Play: An essential part of Children and Young People's Plans.

In terms of play the Welsh context is different from almost every other country in the world. Our children play in the same way, have the same needs as those of other countries, but at government level support for play in terms of policy and strategy is, unlike elsewhere, well defined and incontrovertible.

This gives people providing for children and young people playing in Wales an advantage over colleagues in other countries.

The Welsh Government Play Policy establishes a rights based approach.
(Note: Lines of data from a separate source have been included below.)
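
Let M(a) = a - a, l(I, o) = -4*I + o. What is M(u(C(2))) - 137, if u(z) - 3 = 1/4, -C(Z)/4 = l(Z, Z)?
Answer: -137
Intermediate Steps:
l(I, o) = o - 4*I
C(Z) = 12*Z (C(Z) = -4*(Z - 4*Z) = -(-12)*Z = 12*Z)
u(z) = 13/4 (u(z) = 3 + 1/4 = 13/4)
M(a) = 0
M(u(C(2))) - 137 = 0 - 137 = -137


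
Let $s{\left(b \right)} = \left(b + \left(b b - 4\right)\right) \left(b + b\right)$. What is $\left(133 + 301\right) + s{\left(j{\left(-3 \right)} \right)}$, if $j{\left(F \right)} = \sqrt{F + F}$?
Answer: $422 - 20 i \sqrt{6} \approx 422.0 - 48.99 i$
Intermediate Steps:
$j{\left(F \right)} = \sqrt{2} \sqrt{F}$ ($j{\left(F \right)} = \sqrt{2 F} = \sqrt{2} \sqrt{F}$)
$s{\left(b \right)} = 2 b \left(-4 + b + b^{2}\right)$ ($s{\left(b \right)} = \left(b + \left(b^{2} - 4\right)\right) 2 b = \left(b + \left(-4 + b^{2}\right)\right) 2 b = \left(-4 + b + b^{2}\right) 2 b = 2 b \left(-4 + b + b^{2}\right)$)
$\left(133 + 301\right) + s{\left(j{\left(-3 \right)} \right)} = \left(133 + 301\right) + 2 \sqrt{2} \sqrt{-3} \left(-4 + \sqrt{2} \sqrt{-3} + \left(\sqrt{2} \sqrt{-3}\right)^{2}\right) = 434 + 2 \sqrt{2} i \sqrt{3} \left(-4 + \sqrt{2} i \sqrt{3} + \left(\sqrt{2} i \sqrt{3}\right)^{2}\right) = 434 + 2 i \sqrt{6} \left(-4 + i \sqrt{6} + \left(i \sqrt{6}\right)^{2}\right) = 434 + 2 i \sqrt{6} \left(-4 + i \sqrt{6} - 6\right) = 434 + 2 i \sqrt{6} \left(-10 + i \sqrt{6}\right)$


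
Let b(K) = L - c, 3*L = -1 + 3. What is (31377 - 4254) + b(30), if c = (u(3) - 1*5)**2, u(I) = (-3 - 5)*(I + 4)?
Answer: 70208/3 ≈ 23403.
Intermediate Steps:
u(I) = -32 - 8*I (u(I) = -8*(4 + I) = -32 - 8*I)
c = 3721 (c = ((-32 - 8*3) - 1*5)**2 = ((-32 - 24) - 5)**2 = (-56 - 5)**2 = (-61)**2 = 3721)
L = 2/3 (L = (-1 + 3)/3 = (1/3)*2 = 2/3 ≈ 0.66667)
b(K) = -11161/3 (b(K) = 2/3 - 1*3721 = 2/3 - 3721 = -11161/3)
(31377 - 4254) + b(30) = (31377 - 4254) - 11161/3 = 27123 - 11161/3 = 70208/3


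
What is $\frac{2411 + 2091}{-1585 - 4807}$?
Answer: $- \frac{2251}{3196} \approx -0.70432$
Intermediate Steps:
$\frac{2411 + 2091}{-1585 - 4807} = \frac{4502}{-6392} = 4502 \left(- \frac{1}{6392}\right) = - \frac{2251}{3196}$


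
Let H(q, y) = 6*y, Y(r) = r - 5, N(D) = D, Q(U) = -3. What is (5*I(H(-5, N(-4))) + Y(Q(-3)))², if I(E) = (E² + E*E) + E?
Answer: 31719424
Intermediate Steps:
Y(r) = -5 + r
I(E) = E + 2*E² (I(E) = (E² + E²) + E = 2*E² + E = E + 2*E²)
(5*I(H(-5, N(-4))) + Y(Q(-3)))² = (5*((6*(-4))*(1 + 2*(6*(-4)))) + (-5 - 3))² = (5*(-24*(1 + 2*(-24))) - 8)² = (5*(-24*(1 - 48)) - 8)² = (5*(-24*(-47)) - 8)² = (5*1128 - 8)² = (5640 - 8)² = 5632² = 31719424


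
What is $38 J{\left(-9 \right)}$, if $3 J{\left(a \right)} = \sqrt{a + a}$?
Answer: $38 i \sqrt{2} \approx 53.74 i$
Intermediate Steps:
$J{\left(a \right)} = \frac{\sqrt{2} \sqrt{a}}{3}$ ($J{\left(a \right)} = \frac{\sqrt{a + a}}{3} = \frac{\sqrt{2 a}}{3} = \frac{\sqrt{2} \sqrt{a}}{3}$)
$38 J{\left(-9 \right)} = 38 \frac{\sqrt{2} \sqrt{-9}}{3} = 38 \frac{\sqrt{2} \cdot 3 i}{3} = 38 i \sqrt{2}$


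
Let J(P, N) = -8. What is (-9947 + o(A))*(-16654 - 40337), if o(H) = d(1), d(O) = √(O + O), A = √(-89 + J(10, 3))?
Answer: 566889477 - 56991*√2 ≈ 5.6681e+8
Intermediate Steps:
A = I*√97 (A = √(-89 - 8) = √(-97) = I*√97 ≈ 9.8489*I)
d(O) = √2*√O (d(O) = √(2*O) = √2*√O)
o(H) = √2 (o(H) = √2*√1 = √2*1 = √2)
(-9947 + o(A))*(-16654 - 40337) = (-9947 + √2)*(-16654 - 40337) = (-9947 + √2)*(-56991) = 566889477 - 56991*√2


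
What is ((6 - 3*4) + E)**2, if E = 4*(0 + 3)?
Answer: 36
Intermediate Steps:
E = 12 (E = 4*3 = 12)
((6 - 3*4) + E)**2 = ((6 - 3*4) + 12)**2 = ((6 - 12) + 12)**2 = (-6 + 12)**2 = 6**2 = 36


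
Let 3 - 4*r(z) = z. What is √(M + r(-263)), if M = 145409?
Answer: √581902/2 ≈ 381.41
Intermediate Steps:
r(z) = ¾ - z/4
√(M + r(-263)) = √(145409 + (¾ - ¼*(-263))) = √(145409 + (¾ + 263/4)) = √(145409 + 133/2) = √(290951/2) = √581902/2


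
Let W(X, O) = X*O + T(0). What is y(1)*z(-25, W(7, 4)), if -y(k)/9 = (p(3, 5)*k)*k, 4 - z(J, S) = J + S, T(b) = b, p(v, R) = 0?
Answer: 0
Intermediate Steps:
W(X, O) = O*X (W(X, O) = X*O + 0 = O*X + 0 = O*X)
z(J, S) = 4 - J - S (z(J, S) = 4 - (J + S) = 4 + (-J - S) = 4 - J - S)
y(k) = 0 (y(k) = -9*0*k*k = -0*k = -9*0 = 0)
y(1)*z(-25, W(7, 4)) = 0*(4 - 1*(-25) - 4*7) = 0*(4 + 25 - 1*28) = 0*(4 + 25 - 28) = 0*1 = 0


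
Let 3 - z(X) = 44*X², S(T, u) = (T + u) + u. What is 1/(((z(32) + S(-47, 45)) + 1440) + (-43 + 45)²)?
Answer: -1/43566 ≈ -2.2954e-5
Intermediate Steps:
S(T, u) = T + 2*u
z(X) = 3 - 44*X²
1/(((z(32) + S(-47, 45)) + 1440) + (-43 + 45)²) = 1/((((3 - 44*32²) + (-47 + 2*45)) + 1440) + (-43 + 45)²) = 1/((((3 - 44*1024) + (-47 + 90)) + 1440) + 2²) = 1/((((3 - 45056) + 43) + 1440) + 4) = 1/(((-45053 + 43) + 1440) + 4) = 1/((-45010 + 1440) + 4) = 1/(-43570 + 4) = 1/(-43566) = -1/43566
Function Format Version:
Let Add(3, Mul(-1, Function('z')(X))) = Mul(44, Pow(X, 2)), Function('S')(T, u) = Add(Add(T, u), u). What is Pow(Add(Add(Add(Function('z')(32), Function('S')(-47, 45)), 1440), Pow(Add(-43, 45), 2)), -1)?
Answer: Rational(-1, 43566) ≈ -2.2954e-5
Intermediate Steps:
Function('S')(T, u) = Add(T, Mul(2, u))
Function('z')(X) = Add(3, Mul(-44, Pow(X, 2))) (Function('z')(X) = Add(3, Mul(-1, Mul(44, Pow(X, 2)))) = Add(3, Mul(-44, Pow(X, 2))))
Pow(Add(Add(Add(Function('z')(32), Function('S')(-47, 45)), 1440), Pow(Add(-43, 45), 2)), -1) = Pow(Add(Add(Add(Add(3, Mul(-44, Pow(32, 2))), Add(-47, Mul(2, 45))), 1440), Pow(Add(-43, 45), 2)), -1) = Pow(Add(Add(Add(Add(3, Mul(-44, 1024)), Add(-47, 90)), 1440), Pow(2, 2)), -1) = Pow(Add(Add(Add(Add(3, -45056), 43), 1440), 4), -1) = Pow(Add(Add(Add(-45053, 43), 1440), 4), -1) = Pow(Add(Add(-45010, 1440), 4), -1) = Pow(Add(-43570, 4), -1) = Pow(-43566, -1) = Rational(-1, 43566)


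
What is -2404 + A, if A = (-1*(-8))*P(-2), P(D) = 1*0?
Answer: -2404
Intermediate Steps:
P(D) = 0
A = 0 (A = -1*(-8)*0 = 8*0 = 0)
-2404 + A = -2404 + 0 = -2404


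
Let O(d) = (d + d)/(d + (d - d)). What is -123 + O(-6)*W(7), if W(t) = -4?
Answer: -131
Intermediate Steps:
O(d) = 2 (O(d) = (2*d)/(d + 0) = (2*d)/d = 2)
-123 + O(-6)*W(7) = -123 + 2*(-4) = -123 - 8 = -131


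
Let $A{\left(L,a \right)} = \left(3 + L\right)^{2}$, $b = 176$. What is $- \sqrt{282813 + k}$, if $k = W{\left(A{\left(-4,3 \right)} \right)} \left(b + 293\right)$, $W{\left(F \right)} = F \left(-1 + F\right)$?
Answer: $- \sqrt{282813} \approx -531.8$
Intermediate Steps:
$k = 0$ ($k = \left(3 - 4\right)^{2} \left(-1 + \left(3 - 4\right)^{2}\right) \left(176 + 293\right) = \left(-1\right)^{2} \left(-1 + \left(-1\right)^{2}\right) 469 = 1 \left(-1 + 1\right) 469 = 1 \cdot 0 \cdot 469 = 0 \cdot 469 = 0$)
$- \sqrt{282813 + k} = - \sqrt{282813 + 0} = - \sqrt{282813}$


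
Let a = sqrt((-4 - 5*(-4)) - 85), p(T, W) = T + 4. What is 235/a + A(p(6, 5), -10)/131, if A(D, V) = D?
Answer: 10/131 - 235*I*sqrt(69)/69 ≈ 0.076336 - 28.291*I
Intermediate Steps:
p(T, W) = 4 + T
a = I*sqrt(69) (a = sqrt((-4 + 20) - 85) = sqrt(16 - 85) = sqrt(-69) = I*sqrt(69) ≈ 8.3066*I)
235/a + A(p(6, 5), -10)/131 = 235/((I*sqrt(69))) + (4 + 6)/131 = 235*(-I*sqrt(69)/69) + 10*(1/131) = -235*I*sqrt(69)/69 + 10/131 = 10/131 - 235*I*sqrt(69)/69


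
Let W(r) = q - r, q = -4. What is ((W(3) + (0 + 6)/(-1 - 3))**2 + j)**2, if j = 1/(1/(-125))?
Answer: 44521/16 ≈ 2782.6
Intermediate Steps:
W(r) = -4 - r
j = -125 (j = 1/(-1/125) = -125)
((W(3) + (0 + 6)/(-1 - 3))**2 + j)**2 = (((-4 - 1*3) + (0 + 6)/(-1 - 3))**2 - 125)**2 = (((-4 - 3) + 6/(-4))**2 - 125)**2 = ((-7 + 6*(-1/4))**2 - 125)**2 = ((-7 - 3/2)**2 - 125)**2 = ((-17/2)**2 - 125)**2 = (289/4 - 125)**2 = (-211/4)**2 = 44521/16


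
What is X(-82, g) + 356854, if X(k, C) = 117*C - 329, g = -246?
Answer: 327743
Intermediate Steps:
X(k, C) = -329 + 117*C
X(-82, g) + 356854 = (-329 + 117*(-246)) + 356854 = (-329 - 28782) + 356854 = -29111 + 356854 = 327743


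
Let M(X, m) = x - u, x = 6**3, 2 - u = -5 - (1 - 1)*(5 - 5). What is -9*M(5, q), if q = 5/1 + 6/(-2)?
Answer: -1881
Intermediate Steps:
q = 2 (q = 5*1 + 6*(-1/2) = 5 - 3 = 2)
u = 7 (u = 2 - (-5 - (1 - 1)*(5 - 5)) = 2 - (-5 - 0*0) = 2 - (-5 - 1*0) = 2 - (-5 + 0) = 2 - 1*(-5) = 2 + 5 = 7)
x = 216
M(X, m) = 209 (M(X, m) = 216 - 1*7 = 216 - 7 = 209)
-9*M(5, q) = -9*209 = -1881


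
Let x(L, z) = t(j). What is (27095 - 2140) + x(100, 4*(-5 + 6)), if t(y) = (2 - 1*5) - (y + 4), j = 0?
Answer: 24948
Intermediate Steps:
t(y) = -7 - y (t(y) = (2 - 5) - (4 + y) = -3 + (-4 - y) = -7 - y)
x(L, z) = -7 (x(L, z) = -7 - 1*0 = -7 + 0 = -7)
(27095 - 2140) + x(100, 4*(-5 + 6)) = (27095 - 2140) - 7 = 24955 - 7 = 24948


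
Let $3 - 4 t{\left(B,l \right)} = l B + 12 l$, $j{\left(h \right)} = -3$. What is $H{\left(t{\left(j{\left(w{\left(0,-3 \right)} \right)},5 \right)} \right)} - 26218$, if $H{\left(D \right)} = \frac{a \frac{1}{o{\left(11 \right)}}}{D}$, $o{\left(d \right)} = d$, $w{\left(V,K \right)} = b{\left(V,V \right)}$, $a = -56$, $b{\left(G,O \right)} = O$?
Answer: $- \frac{865178}{33} \approx -26218.0$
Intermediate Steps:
$w{\left(V,K \right)} = V$
$t{\left(B,l \right)} = \frac{3}{4} - 3 l - \frac{B l}{4}$ ($t{\left(B,l \right)} = \frac{3}{4} - \frac{l B + 12 l}{4} = \frac{3}{4} - \frac{B l + 12 l}{4} = \frac{3}{4} - \frac{12 l + B l}{4} = \frac{3}{4} - \left(3 l + \frac{B l}{4}\right) = \frac{3}{4} - 3 l - \frac{B l}{4}$)
$H{\left(D \right)} = - \frac{56}{11 D}$ ($H{\left(D \right)} = \frac{\left(-56\right) \frac{1}{11}}{D} = - \frac{56}{11 D}$)
$H{\left(t{\left(j{\left(w{\left(0,-3 \right)} \right)},5 \right)} \right)} - 26218 = - \frac{56}{11 \left(\frac{3}{4} - 15 - \left(- \frac{3}{4}\right) 5\right)} - 26218 = - \frac{56}{11 \left(\frac{3}{4} - 15 + \frac{15}{4}\right)} - 26218 = - \frac{56}{11 \left(- \frac{21}{2}\right)} - 26218 = \left(- \frac{56}{11}\right) \left(- \frac{2}{21}\right) - 26218 = \frac{16}{33} - 26218 = - \frac{865178}{33}$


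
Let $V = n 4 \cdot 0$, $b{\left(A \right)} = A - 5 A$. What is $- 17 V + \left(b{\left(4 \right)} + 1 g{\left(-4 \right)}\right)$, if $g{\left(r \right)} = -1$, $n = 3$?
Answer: $-17$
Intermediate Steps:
$b{\left(A \right)} = - 4 A$
$V = 0$ ($V = 3 \cdot 4 \cdot 0 = 12 \cdot 0 = 0$)
$- 17 V + \left(b{\left(4 \right)} + 1 g{\left(-4 \right)}\right) = \left(-17\right) 0 + \left(\left(-4\right) 4 + 1 \left(-1\right)\right) = 0 - 17 = -17$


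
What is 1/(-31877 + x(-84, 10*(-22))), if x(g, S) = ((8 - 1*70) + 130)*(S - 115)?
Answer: -1/54657 ≈ -1.8296e-5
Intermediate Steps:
x(g, S) = -7820 + 68*S (x(g, S) = ((8 - 70) + 130)*(-115 + S) = (-62 + 130)*(-115 + S) = 68*(-115 + S) = -7820 + 68*S)
1/(-31877 + x(-84, 10*(-22))) = 1/(-31877 + (-7820 + 68*(10*(-22)))) = 1/(-31877 + (-7820 + 68*(-220))) = 1/(-31877 + (-7820 - 14960)) = 1/(-31877 - 22780) = 1/(-54657) = -1/54657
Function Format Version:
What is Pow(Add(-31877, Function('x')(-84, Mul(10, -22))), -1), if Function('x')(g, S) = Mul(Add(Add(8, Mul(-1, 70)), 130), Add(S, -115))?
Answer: Rational(-1, 54657) ≈ -1.8296e-5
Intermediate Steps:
Function('x')(g, S) = Add(-7820, Mul(68, S)) (Function('x')(g, S) = Mul(Add(Add(8, -70), 130), Add(-115, S)) = Mul(Add(-62, 130), Add(-115, S)) = Mul(68, Add(-115, S)) = Add(-7820, Mul(68, S)))
Pow(Add(-31877, Function('x')(-84, Mul(10, -22))), -1) = Pow(Add(-31877, Add(-7820, Mul(68, Mul(10, -22)))), -1) = Pow(Add(-31877, Add(-7820, Mul(68, -220))), -1) = Pow(Add(-31877, Add(-7820, -14960)), -1) = Pow(Add(-31877, -22780), -1) = Pow(-54657, -1) = Rational(-1, 54657)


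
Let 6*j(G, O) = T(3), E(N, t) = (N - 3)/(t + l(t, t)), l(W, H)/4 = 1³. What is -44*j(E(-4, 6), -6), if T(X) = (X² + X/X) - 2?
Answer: -176/3 ≈ -58.667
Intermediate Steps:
l(W, H) = 4 (l(W, H) = 4*1³ = 4*1 = 4)
E(N, t) = (-3 + N)/(4 + t) (E(N, t) = (N - 3)/(t + 4) = (-3 + N)/(4 + t))
T(X) = -1 + X² (T(X) = (X² + 1) - 2 = (1 + X²) - 2 = -1 + X²)
j(G, O) = 4/3 (j(G, O) = (-1 + 3²)/6 = (-1 + 9)/6 = (⅙)*8 = 4/3)
-44*j(E(-4, 6), -6) = -44*4/3 = -176/3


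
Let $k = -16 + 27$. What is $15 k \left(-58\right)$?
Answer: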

Rather than looking at the ills of the world and at other agendas (e.g. crime prevention, obesity, or education of a future workforce) and suggesting ways in which play can provide benefits that may cure or contribute, both the Welsh Government and Play Wales have chosen to champion children and young people's right and need to play as an issue of entitlement within their communities.

Quality play provision and playwork are underpinned by the Playwork Principles, and by the Play Policy. These documents recognise that play is vital to children, of great value in their healthy development and in the life of communities and high up on children and young peoples own agenda. The fact that it supports other agendas is a windfall benefit to wider society.

The Welsh Assembly Government set out its vision for children and young people in Children and Young People: Rights to Action and Extending Entitlement: Supporting young people in Wales. This is further supported in Stronger Partnerships for Better Outcomes (July 2006) which provides guidance on local duties to cooperate and on lead roles in local authorities, LHBs and NHS Trusts.

There is an expectation that a duty to co-operate under the Children Act 2004 will be evident in local Children and Young People's Partnerships.